Codegeneration helper functions are as follows:

Note: most functions assume inputs are strings and are located in the helpers folder in the _code_generation_helpers.py file (and a few are also found in the _topology_helpers.py and _spatial_algebra_helpers.py files)

  • Add a string or list of strings of code with gen_add_code_line(new_code_line, add_indent_after = False) and gen_add_code_lines(new_code_lines, add_indent_after = False)
  • Reduce the global indentation level and insert a close brace with gen_add_end_control_flow() and gen_add_end_function()
  • Add a Doxygen formatted function description with gen_add_func_doc(description string, notes = [], params = [], return_val = None)
  • Ensure that a block of code is only run by one thread per block gen_add_serial_ops(use_thread_group = False) and make sure to end this control flow later
  • Run a block of code with N parallel threads or blocks gen_add_parallel_loop(var_name, max_val, use_thread_group = False, block_level = False) and make sure to end this control flow later
  • Add a thread synchronization point gen_add_sync(self, use_thread_group = False)
  • Test if a variable is or is not in a list gen_var_in_list(var_name, option_list) and gen_var_not_in_list(var_name, option_list)
  • Generate an if, elif, else statement that can be either non-branching (if only one output variable or the flag is set) or branching selectors for multiple variables at the same time. Variable types, names, and resulting values are defined in the select_tuples = [(type, name, values)] and are selected when the loop_counter varaible satisfies the condition set by the comparator according to each count in an if, elif, else paradigm. This is done with gen_add_multi_threaded_select(loop_counter, comparator, counts, select_tuples, USE_NON_BRANCH_ALWAYS = False)
  • Load values from global to shared memory (assuming varaibles are called s_name and d_name) with gen_kernel_load_inputs(name, stride, amount, use_thread_group = False, name2 = None, stride2 = 1, amount2 = 1, name3 = None, stride3 = 1, amount3 = 1)
  • Save values from shared to global memory (assuming varaibles are called s_name and d_name or overridden by load_from_name) with gen_kernel_save_result(store_to_name, stride, amount, use_thread_group = False, load_from_name = None)
  • Generate the optimized C++ code string to compute the matrix cross product operation on a set of links/joints gen_mx_func_call_for_cpp(inds = None, PEQ_FLAG = False, SCALE_FLAG = False, updated_var_names = None)
  • Get variables that hold C++ code strings that represent the optimized topology pointers for a given set of joint/link indicies for a given robot mode (e.g., either indexing into shared memory to get parent indicies or optimized to simply return the current index minus one for a serial chain roboto) with parent_ind, S_ind, dva_col_offset_for_jid, df_col_offset_for_jid, dva_col_offset_for_parent, df_col_offset_for_parent, dva_col_offset_for_jid_p1, df_col_that_is_jid = gen_topology_helpers_pointers_for_cpp(inds = None, updated_var_names = None, NO_GRAD_FLAG = False) and similar Python numerical values can be returned through dva_cols_per_partial, dva_cols_per_jid, running_sum_dva_cols_per_jid, df_cols_per_partial, df_cols_per_jid, running_sum_df_cols_per_jid, df_col_that_is_jid = gen_topology_sparsity_helpers_python()

Additonal Features:

This package also includes test functions which allow for code optimizations and refactorizations to be tested against reference implementations. This code is located in the _test.py file.

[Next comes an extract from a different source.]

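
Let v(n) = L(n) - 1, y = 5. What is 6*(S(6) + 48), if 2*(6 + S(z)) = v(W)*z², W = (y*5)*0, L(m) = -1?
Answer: 36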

  • (c, v, a, f) = GRiDCodeGenerator.test_rnea(q, qd, qdd = None, GRAVITY = -9.81)
  • Minv = GRiDCodeGenerator.test_minv(q, densify_Minv = False)
  • dc_du = GRiDCodeGenerator.test_rnea_grad(q, qd, qdd = None, GRAVITY = -9.81) where dc_du = np.hstack((dc_dq,dc_dqd))
  • df_du = GRiDCodeGenerator.test_fd_grad(q, qd, u, GRAVITY = -9.81) where df_du = np.hstack((df_dq,df_dqd))

We also include functions that break these algorithms down into there different passes to enable easier testing.